No charges for toddler's mom in US gorilla storm

No charges for toddler's mom in US gorilla storm

The parents of a toddler who fell into a gorilla enclosure at a US zoo - leading the animal to be shot- will not face charges, a prosecutor said Monday, closing the probe into an incident that transfixed the nation. 


The boy's family faced a deluge of public criticism after keepers were forced to kill the rare 400-pound (180 kilogram) animal to protect the three-year-old during the incident at the Cincinnati Zoo in Ohio.

The mother -- who was watching three children in addition to the toddler -- did not act "in any way where she presented this child to some harm," Hamilton County prosecutor Joseph Deters told a news conference.

She was "attentive by all witness accounts, and the three-year-old just scampered off," he added.

An accompanying statement from Deters' office said the mother turned away for a few seconds to attend to another of her children, and it was at this point that the boy was able to climb into the enclosure.

"Any parent who is honest with himself or herself would have to understand how this could happen to even the most attentive parent," Deters said in the statement.

He went on to defend the mother: "Had she been, for instance, in the bathroom smoking crack and let her kids run around in the zoo, that would be a different story."

- Witch-hunt -

The Cincinnati Police Department launched their investigation into the incident last Tuesday to decide whether pressing criminal charges against the boy's parents would be necessary.

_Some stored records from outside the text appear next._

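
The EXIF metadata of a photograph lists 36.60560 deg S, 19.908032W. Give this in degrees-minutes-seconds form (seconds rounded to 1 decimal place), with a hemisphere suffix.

Lat: 0.605600° → 36.33600′; 0.33600 × 60 = 20.160″
λ: 0.908032 × 60 = 54.48192′ → 54′, remainder × 60 = 28.915″

36°36′20.2″ S, 19°54′28.9″ W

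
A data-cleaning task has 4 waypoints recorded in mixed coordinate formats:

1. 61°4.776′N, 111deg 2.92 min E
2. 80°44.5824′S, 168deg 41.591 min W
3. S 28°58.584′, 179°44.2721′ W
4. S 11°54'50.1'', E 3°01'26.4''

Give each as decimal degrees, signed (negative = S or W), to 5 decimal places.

Point 1:
  Latitude: 61 + 4.776/60 = 61.079600
  N ⇒ keep positive
  Longitude: 2.92′ = 0.048667°; total 111.048667
  E ⇒ keep positive
Point 2:
  Latitude: 80 + 44.5824/60 = 80.743040
  S ⇒ negate
  Lon: 41.591′ = 0.693183°; total 168.693183
  hemisphere W, so the sign is −
Point 3:
  Latitude: 28 + 58.584/60 = 28.976400
  hemisphere S, so the sign is −
  Longitude: 179 + 44.2721/60 = 179.737868
  hemisphere W, so the sign is −
Point 4:
  φ: 54′ + 50.1″ = 54.83500′; 11 + 54.83500/60 = 11.913917
  S → negative
  λ: 3 + 1/60 + 26.4/3600 = 3.024000
  E ⇒ keep positive

1. 61.07960, 111.04867
2. -80.74304, -168.69318
3. -28.97640, -179.73787
4. -11.91392, 3.02400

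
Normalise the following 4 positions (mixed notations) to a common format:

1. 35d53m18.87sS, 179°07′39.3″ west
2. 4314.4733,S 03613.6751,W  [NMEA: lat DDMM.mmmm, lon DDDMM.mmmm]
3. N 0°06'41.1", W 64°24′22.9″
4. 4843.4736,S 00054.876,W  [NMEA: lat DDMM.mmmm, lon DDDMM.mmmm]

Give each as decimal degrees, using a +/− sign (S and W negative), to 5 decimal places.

Point 1:
  Latitude: 53′ + 18.87″ = 53.31450′; 35 + 53.31450/60 = 35.888575
  hemisphere S, so the sign is −
  Lon: 179° + 7/60 + 39.3/3600 = 179 + 0.116667 + 0.010917 = 179.127583
  W → negative
Point 2:
  Latitude: split at 2 digits → 43° and 14.4733′; 43 + 14.4733/60 = 43.241222
  S → negative
  Lon: split at 3 digits → 036° and 13.6751′; 36 + 13.6751/60 = 36.227918
  W → negative
Point 3:
  Latitude: 0° + 6/60 + 41.1/3600 = 0 + 0.100000 + 0.011417 = 0.111417
  N ⇒ keep positive
  Longitude: 24′ + 22.9″ = 24.38167′; 64 + 24.38167/60 = 64.406361
  W ⇒ negate
Point 4:
  Latitude: split at 2 digits → 48° and 43.4736′; 48 + 43.4736/60 = 48.724560
  S ⇒ negate
  λ: degrees = first 3 digits = 0, minutes = 54.876; 0 + 54.876/60 = 0.914600
  W ⇒ negate

1. -35.88858, -179.12758
2. -43.24122, -36.22792
3. 0.11142, -64.40636
4. -48.72456, -0.91460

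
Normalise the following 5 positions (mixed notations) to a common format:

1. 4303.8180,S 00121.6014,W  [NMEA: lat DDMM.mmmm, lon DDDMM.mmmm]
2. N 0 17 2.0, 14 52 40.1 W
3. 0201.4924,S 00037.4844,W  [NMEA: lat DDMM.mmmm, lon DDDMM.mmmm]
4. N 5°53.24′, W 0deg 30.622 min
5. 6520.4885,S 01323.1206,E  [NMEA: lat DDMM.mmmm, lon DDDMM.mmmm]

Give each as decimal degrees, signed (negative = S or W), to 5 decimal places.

1. -43.06363, -1.36002
2. 0.28389, -14.87781
3. -2.02487, -0.62474
4. 5.88733, -0.51037
5. -65.34148, 13.38534

Point 1:
  φ: split at 2 digits → 43° and 3.818′; 43 + 3.818/60 = 43.063633
  S ⇒ negate
  Longitude: degrees = first 3 digits = 1, minutes = 21.6014; 1 + 21.6014/60 = 1.360023
  W ⇒ negate
Point 2:
  φ: 0 + 17/60 + 2/3600 = 0.283889
  N → positive
  Longitude: 52′ + 40.1″ = 52.66833′; 14 + 52.66833/60 = 14.877806
  W → negative
Point 3:
  Latitude: degrees = first 2 digits = 2, minutes = 1.4924; 2 + 1.4924/60 = 2.024873
  S ⇒ negate
  Lon: degrees = first 3 digits = 0, minutes = 37.4844; 0 + 37.4844/60 = 0.624740
  W → negative
Point 4:
  Lat: 53.24′ = 0.887333°; total 5.887333
  N → positive
  Lon: 30.622′ = 0.510367°; total 0.510367
  W → negative
Point 5:
  Lat: split at 2 digits → 65° and 20.4885′; 65 + 20.4885/60 = 65.341475
  S ⇒ negate
  λ: degrees = first 3 digits = 13, minutes = 23.1206; 13 + 23.1206/60 = 13.385343
  E ⇒ keep positive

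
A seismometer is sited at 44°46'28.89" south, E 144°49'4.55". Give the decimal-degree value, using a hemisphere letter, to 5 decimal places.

φ: 44° + 46/60 + 28.89/3600 = 44 + 0.766667 + 0.008025 = 44.774692
Longitude: 144 + 49/60 + 4.55/3600 = 144.817931

44.77469° S, 144.81793° E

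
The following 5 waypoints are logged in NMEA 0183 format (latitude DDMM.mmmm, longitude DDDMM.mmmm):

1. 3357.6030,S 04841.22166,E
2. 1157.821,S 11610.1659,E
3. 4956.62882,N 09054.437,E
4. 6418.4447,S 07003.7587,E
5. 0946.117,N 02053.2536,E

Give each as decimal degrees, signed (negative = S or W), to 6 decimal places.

Point 1:
  φ: degrees = first 2 digits = 33, minutes = 57.603; 33 + 57.603/60 = 33.9600500
  S ⇒ negate
  Lon: split at 3 digits → 048° and 41.22166′; 48 + 41.22166/60 = 48.6870277
  E → positive
Point 2:
  Latitude: split at 2 digits → 11° and 57.821′; 11 + 57.821/60 = 11.9636833
  S → negative
  Longitude: split at 3 digits → 116° and 10.1659′; 116 + 10.1659/60 = 116.1694317
  E ⇒ keep positive
Point 3:
  φ: degrees = first 2 digits = 49, minutes = 56.62882; 49 + 56.62882/60 = 49.9438137
  N ⇒ keep positive
  λ: degrees = first 3 digits = 90, minutes = 54.437; 90 + 54.437/60 = 90.9072833
  E → positive
Point 4:
  Latitude: split at 2 digits → 64° and 18.4447′; 64 + 18.4447/60 = 64.3074117
  S ⇒ negate
  Lon: split at 3 digits → 070° and 3.7587′; 70 + 3.7587/60 = 70.0626450
  E → positive
Point 5:
  Lat: degrees = first 2 digits = 9, minutes = 46.117; 9 + 46.117/60 = 9.7686167
  N → positive
  λ: degrees = first 3 digits = 20, minutes = 53.2536; 20 + 53.2536/60 = 20.8875600
  E → positive

1. -33.960050, 48.687028
2. -11.963683, 116.169432
3. 49.943814, 90.907283
4. -64.307412, 70.062645
5. 9.768617, 20.887560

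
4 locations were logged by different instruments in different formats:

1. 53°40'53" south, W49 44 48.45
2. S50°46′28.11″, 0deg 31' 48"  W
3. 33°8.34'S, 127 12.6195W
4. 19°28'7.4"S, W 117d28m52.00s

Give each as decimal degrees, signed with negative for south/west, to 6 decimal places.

Point 1:
  Latitude: 53 + 40/60 + 53/3600 = 53.6813889
  S ⇒ negate
  λ: 44′ + 48.45″ = 44.80750′; 49 + 44.80750/60 = 49.7467917
  W → negative
Point 2:
  φ: 46′ + 28.11″ = 46.46850′; 50 + 46.46850/60 = 50.7744750
  S → negative
  Longitude: 0° + 31/60 + 48/3600 = 0 + 0.516667 + 0.013333 = 0.5300000
  W → negative
Point 3:
  Lat: 33 + 8.34/60 = 33.1390000
  S ⇒ negate
  λ: 12.6195′ = 0.210325°; total 127.2103250
  hemisphere W, so the sign is −
Point 4:
  Lat: 28′ + 7.4″ = 28.12333′; 19 + 28.12333/60 = 19.4687222
  S ⇒ negate
  λ: 117° + 28/60 + 52/3600 = 117 + 0.466667 + 0.014444 = 117.4811111
  hemisphere W, so the sign is −

1. -53.681389, -49.746792
2. -50.774475, -0.530000
3. -33.139000, -127.210325
4. -19.468722, -117.481111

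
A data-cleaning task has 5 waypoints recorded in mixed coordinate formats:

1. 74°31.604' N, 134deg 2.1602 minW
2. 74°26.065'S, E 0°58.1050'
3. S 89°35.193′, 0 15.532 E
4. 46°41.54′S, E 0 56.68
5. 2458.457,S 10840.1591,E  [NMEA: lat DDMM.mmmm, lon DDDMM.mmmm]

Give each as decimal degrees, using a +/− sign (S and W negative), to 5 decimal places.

Point 1:
  Lat: 74 + 31.604/60 = 74.526733
  N → positive
  λ: 2.1602′ = 0.036003°; total 134.036003
  hemisphere W, so the sign is −
Point 2:
  Lat: 74 + 26.065/60 = 74.434417
  S ⇒ negate
  Lon: 0 + 58.105/60 = 0.968417
  E ⇒ keep positive
Point 3:
  φ: 35.193′ = 0.586550°; total 89.586550
  S → negative
  Lon: 15.532′ = 0.258867°; total 0.258867
  E → positive
Point 4:
  Lat: 46 + 41.54/60 = 46.692333
  S ⇒ negate
  λ: 0 + 56.68/60 = 0.944667
  E ⇒ keep positive
Point 5:
  Lat: split at 2 digits → 24° and 58.457′; 24 + 58.457/60 = 24.974283
  S → negative
  λ: degrees = first 3 digits = 108, minutes = 40.1591; 108 + 40.1591/60 = 108.669318
  E ⇒ keep positive

1. 74.52673, -134.03600
2. -74.43442, 0.96842
3. -89.58655, 0.25887
4. -46.69233, 0.94467
5. -24.97428, 108.66932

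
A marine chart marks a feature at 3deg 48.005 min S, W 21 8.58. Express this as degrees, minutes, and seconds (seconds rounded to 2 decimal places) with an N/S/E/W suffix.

Lat: fractional minutes 0.00500 × 60 = 0.3000″
Longitude: 8.58000′ → 8′ and 0.58000 × 60 = 34.8000″

3°48′0.30″ S, 21°08′34.80″ W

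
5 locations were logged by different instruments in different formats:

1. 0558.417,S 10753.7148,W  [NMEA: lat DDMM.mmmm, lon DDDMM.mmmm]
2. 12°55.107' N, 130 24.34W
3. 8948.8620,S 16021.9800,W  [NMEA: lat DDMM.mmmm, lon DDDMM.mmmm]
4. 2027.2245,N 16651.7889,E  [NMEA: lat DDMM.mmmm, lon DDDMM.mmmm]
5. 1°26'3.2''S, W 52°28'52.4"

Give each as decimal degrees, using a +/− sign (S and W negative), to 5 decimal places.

Point 1:
  φ: degrees = first 2 digits = 5, minutes = 58.417; 5 + 58.417/60 = 5.973617
  S → negative
  λ: degrees = first 3 digits = 107, minutes = 53.7148; 107 + 53.7148/60 = 107.895247
  W → negative
Point 2:
  Latitude: 12 + 55.107/60 = 12.918450
  N ⇒ keep positive
  Lon: 130 + 24.34/60 = 130.405667
  W ⇒ negate
Point 3:
  φ: degrees = first 2 digits = 89, minutes = 48.862; 89 + 48.862/60 = 89.814367
  S ⇒ negate
  Longitude: split at 3 digits → 160° and 21.98′; 160 + 21.98/60 = 160.366333
  W ⇒ negate
Point 4:
  Lat: split at 2 digits → 20° and 27.2245′; 20 + 27.2245/60 = 20.453742
  N ⇒ keep positive
  Longitude: split at 3 digits → 166° and 51.7889′; 166 + 51.7889/60 = 166.863148
  E ⇒ keep positive
Point 5:
  Lat: 26′ + 3.2″ = 26.05333′; 1 + 26.05333/60 = 1.434222
  hemisphere S, so the sign is −
  λ: 28′ + 52.4″ = 28.87333′; 52 + 28.87333/60 = 52.481222
  W → negative

1. -5.97362, -107.89525
2. 12.91845, -130.40567
3. -89.81437, -160.36633
4. 20.45374, 166.86315
5. -1.43422, -52.48122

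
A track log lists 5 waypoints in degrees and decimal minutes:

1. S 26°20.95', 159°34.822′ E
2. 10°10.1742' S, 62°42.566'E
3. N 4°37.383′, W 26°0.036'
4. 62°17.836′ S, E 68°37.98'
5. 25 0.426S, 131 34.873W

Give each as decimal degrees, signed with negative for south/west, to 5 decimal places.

Point 1:
  φ: 20.95′ = 0.349167°; total 26.349167
  S → negative
  Longitude: 159 + 34.822/60 = 159.580367
  E → positive
Point 2:
  Lat: 10 + 10.1742/60 = 10.169570
  S → negative
  Lon: 42.566′ = 0.709433°; total 62.709433
  E → positive
Point 3:
  Latitude: 37.383′ = 0.623050°; total 4.623050
  N ⇒ keep positive
  Longitude: 26 + 0.036/60 = 26.000600
  W ⇒ negate
Point 4:
  Latitude: 17.836′ = 0.297267°; total 62.297267
  hemisphere S, so the sign is −
  λ: 68 + 37.98/60 = 68.633000
  E → positive
Point 5:
  φ: 25 + 0.426/60 = 25.007100
  hemisphere S, so the sign is −
  λ: 34.873′ = 0.581217°; total 131.581217
  hemisphere W, so the sign is −

1. -26.34917, 159.58037
2. -10.16957, 62.70943
3. 4.62305, -26.00060
4. -62.29727, 68.63300
5. -25.00710, -131.58122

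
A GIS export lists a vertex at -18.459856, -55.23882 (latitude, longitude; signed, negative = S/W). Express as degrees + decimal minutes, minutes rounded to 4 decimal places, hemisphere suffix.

Latitude is negative → S; |value| = 18.459856
φ: 18° + 0.459856 × 60 = 18° 27.591360′
Longitude is negative → W; |value| = 55.238820
λ: minutes = (55.238820 − 55) × 60 = 14.329200

18° 27.5914′ S, 55° 14.3292′ W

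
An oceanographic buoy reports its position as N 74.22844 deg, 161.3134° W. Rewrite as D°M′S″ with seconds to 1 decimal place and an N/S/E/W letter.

74°13′42.4″ N, 161°18′48.2″ W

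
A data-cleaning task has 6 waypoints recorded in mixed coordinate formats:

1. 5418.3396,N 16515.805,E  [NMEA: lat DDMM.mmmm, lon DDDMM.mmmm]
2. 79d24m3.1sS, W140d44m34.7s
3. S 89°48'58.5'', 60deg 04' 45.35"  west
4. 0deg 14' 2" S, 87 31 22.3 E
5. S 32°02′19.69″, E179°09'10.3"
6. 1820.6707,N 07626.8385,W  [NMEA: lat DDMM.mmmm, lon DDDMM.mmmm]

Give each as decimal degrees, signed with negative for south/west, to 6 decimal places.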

The boy fell 15 feet (4.5 meters) into the gorilla exhibit on May 28 after crawling through a barrier. Smartphone video images went viral worldwide, showing the massive primate dragging the child through a knee-deep moat as witnesses screamed.

Hundreds of thousands of people rushed to sign online petitions condemning the child's mother for indirectly causing the death of the rare silverback gorilla -- with a virulence that some denounced as a "witch-hunt."

The prosecutor encouraged those quick to judge the family to reconsider.

"The zoo lost a beautiful animal, and one that many people in this area have enjoyed watching for a long time. But it's still an animal. It does not equate human life," Deters said.

In a statement the family welcomed the prosecutor's decision, saying it was "what we expected" and extended thanks "to all of those who have been praying for us."

"This is one more step in allowing us to put this tragic episode behind us and return to our normal family life," said the family, who last week urged well-wishers to make donations to the zoo.

Zoo officials opted to shoot the endangered animal -- a 17-year-old silverback named Harambe -- rather than tranquilize it, a decision that's also garnered criticism.

But zookeepers said they worried that hitting the gorilla with darts could agitate him before the sedative released, further endangering the child.

According to the prosecutor the boy emerged from the enclosure "unscathed" despite rough handling by the gorilla.